Life Happens

It was a little after 3 o’clock that I received the call.  I knew right from the start that something was wrong.  It was not the wife that was calling, but rather the husband.  He never calls.  He had left his job in the oil field last year to become a “contractor” for another company in the “patch”.  As is usually the case when leaving a job as an “employee” and becoming a “contractor”, he had to assume the responsibility for his own health and dental plan for his family, and of course, his own disability coverage.  Anyone working in this market would also recognize just how difficult it is to place “disability” insurance with a contractor with no prior contractor income.  As is often the case, I presented him with protecting himself with an injury only policy and supplementing it with a healthy critical illness insurance policy.  At the same time I encouraged him to get a critical illness policy for his wife, since she was a stay at home mom for their three children.  He reluctantly agreed to a term policy for her, too.  Six months later she had called to cancel the policy on her because he wasn’t making quite as much as they expected.  I relented and she agreed to keep it for the next 3 months.  That was 2 months ago. 

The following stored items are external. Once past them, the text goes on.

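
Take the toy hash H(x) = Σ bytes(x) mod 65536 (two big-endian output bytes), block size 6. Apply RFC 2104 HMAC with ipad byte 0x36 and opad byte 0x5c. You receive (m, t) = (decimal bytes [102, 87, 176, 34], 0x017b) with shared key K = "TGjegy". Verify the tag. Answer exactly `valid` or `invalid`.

Key "TGjegy" = 54 47 6a 65 67 79 is exactly B = 6 bytes: K' = 54 47 6a 65 67 79.
K' ⊕ ipad = 62 71 5c 53 51 4f; K' ⊕ opad = 08 1b 36 39 3b 25.
Inner hash: sum = 98+113+92+83+81+79+102+87+176+34 = 945 → 03 b1.
Outer hash (recomputed tag): sum = 8+27+54+57+59+37+3+177 = 422 → 01 a6.
Recomputed tag = 01a6; claimed = 017b → mismatch.

invalid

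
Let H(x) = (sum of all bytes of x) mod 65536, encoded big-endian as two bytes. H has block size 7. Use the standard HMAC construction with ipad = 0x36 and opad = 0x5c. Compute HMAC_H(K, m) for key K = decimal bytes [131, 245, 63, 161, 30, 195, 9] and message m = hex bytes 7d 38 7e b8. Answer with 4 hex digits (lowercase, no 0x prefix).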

The reason he was calling was to check if I had cancelled the critical illness policy he had told her to cancel.  I told him that I had not, (apparently she had kept this information from him) He got very quiet on the other end of the phone.  I asked why? He said they just got back from the city and she had just been diagnosed with thyroid cancer at 28, with 3 kids under 6 at home.  He told me that the prognosis was good but he was going to have to scale back his work to be at home with her and also to take her to her treatments in Saskatoon, 150 kms from their home town.   He asked how long it would take to get the money from their “cancer” insurance.  I told him not to worry that we would have it for them within 30 days.  I drove out to their home the next day, helped them complete the paperwork, sent the rest to their doctor and then got it all to the insurer by courier as soon as I got it back.  They received $100,000 within 30 days of her diagnosis.

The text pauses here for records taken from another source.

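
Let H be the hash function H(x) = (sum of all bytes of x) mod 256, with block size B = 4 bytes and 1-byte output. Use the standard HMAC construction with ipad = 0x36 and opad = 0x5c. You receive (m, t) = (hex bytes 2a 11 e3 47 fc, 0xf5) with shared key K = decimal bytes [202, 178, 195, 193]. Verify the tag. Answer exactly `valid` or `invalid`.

Key decimal bytes [202, 178, 195, 193] = ca b2 c3 c1 is exactly B = 4 bytes: K' = ca b2 c3 c1.
K' ⊕ ipad = fc 84 f5 f7; K' ⊕ opad = 96 ee 9f 9d.
Inner hash: sum = 252+132+245+247+42+17+227+71+252 = 1485; mod 256 = 205 → cd.
Outer hash (recomputed tag): sum = 150+238+159+157+205 = 909; mod 256 = 141 → 8d.
Recomputed tag = 8d; claimed = f5 → mismatch.

invalid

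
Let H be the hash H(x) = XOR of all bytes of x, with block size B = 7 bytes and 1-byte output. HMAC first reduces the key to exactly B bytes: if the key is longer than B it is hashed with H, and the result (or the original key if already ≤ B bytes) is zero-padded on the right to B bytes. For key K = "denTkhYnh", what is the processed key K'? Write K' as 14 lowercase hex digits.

67000000000000

|K| = 9 > B = 7, so first hash the key.
H(K): XOR 64⊕65⊕6e⊕54⊕6b⊕68⊕59⊕6e⊕68 = 67.
Zero-pad H(K) = 67 to 7 bytes: K' = 67 00 00 00 00 00 00.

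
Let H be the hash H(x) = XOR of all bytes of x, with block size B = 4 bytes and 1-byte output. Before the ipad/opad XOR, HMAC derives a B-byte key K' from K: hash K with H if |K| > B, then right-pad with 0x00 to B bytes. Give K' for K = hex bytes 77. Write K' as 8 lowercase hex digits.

Key hex bytes 77 is 1 byte ≤ B = 4; zero-pad to 4 bytes: K' = 77 00 00 00.

77000000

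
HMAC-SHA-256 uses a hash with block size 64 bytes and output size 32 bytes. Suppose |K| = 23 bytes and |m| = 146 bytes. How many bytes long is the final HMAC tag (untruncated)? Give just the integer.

The tag is one SHA-256 digest: 32 bytes.

32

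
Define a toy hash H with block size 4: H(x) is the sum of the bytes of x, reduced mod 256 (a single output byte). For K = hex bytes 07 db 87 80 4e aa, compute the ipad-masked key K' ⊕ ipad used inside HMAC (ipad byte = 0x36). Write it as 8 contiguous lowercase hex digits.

d7363636

Key hex bytes 07 db 87 80 4e aa is 6 bytes > B = 4, so hash it first: H(key) = e1, then zero-pad to 4 bytes: K' = e1 00 00 00.
XOR each byte with 0x36: e1⊕36=d7, 00⊕36=36, 00⊕36=36, 00⊕36=36.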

They stopped by my office last week.  She has completed all of her treatments and surgeries and her prognosis for a long life is looking pretty good.  They just wanted to thank me again for everything we did for them and for strongly recommending that they keep their critical illness insurance.  She said without it they probably would have lost their vehicles!  She said that the money didn’t take the cancer away, but it gave them the ability to be a family and rally around each other to be strong and fight. 

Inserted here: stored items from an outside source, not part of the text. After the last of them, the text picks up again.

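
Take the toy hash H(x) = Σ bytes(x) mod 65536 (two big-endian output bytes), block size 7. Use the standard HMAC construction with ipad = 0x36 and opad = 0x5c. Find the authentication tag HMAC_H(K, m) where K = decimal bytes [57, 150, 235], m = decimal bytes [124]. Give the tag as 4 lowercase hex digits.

Key decimal bytes [57, 150, 235] = 39 96 eb is 3 bytes ≤ B = 7; zero-pad to 7 bytes: K' = 39 96 eb 00 00 00 00.
K' ⊕ ipad = 0f a0 dd 36 36 36 36.  K' ⊕ opad = 65 ca b7 5c 5c 5c 5c.
Inner input = (K'⊕ipad) ∥ m = 0f a0 dd 36 36 36 36 ∥ 7c.
Inner hash: sum = 15+160+221+54+54+54+54+124 = 736 → 02 e0.
Outer input = (K'⊕opad) ∥ inner = 65 ca b7 5c 5c 5c 5c ∥ 02 e0.
Outer hash (tag): sum = 101+202+183+92+92+92+92+2+224 = 1080 → 04 38.

0438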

They had spent a good amount of the money on travel and accommodations for treatments and babysitting for the kids while they travelled for treatments.  Now they wanted to put as much as possible into their kids RESP plans and invest the rest for the future.

Once again, I am reminded of why I am in this career.  It is for being able help people when they are at their most vulnerable.  When is the last time you recommended a critical illness policy to one of your clients?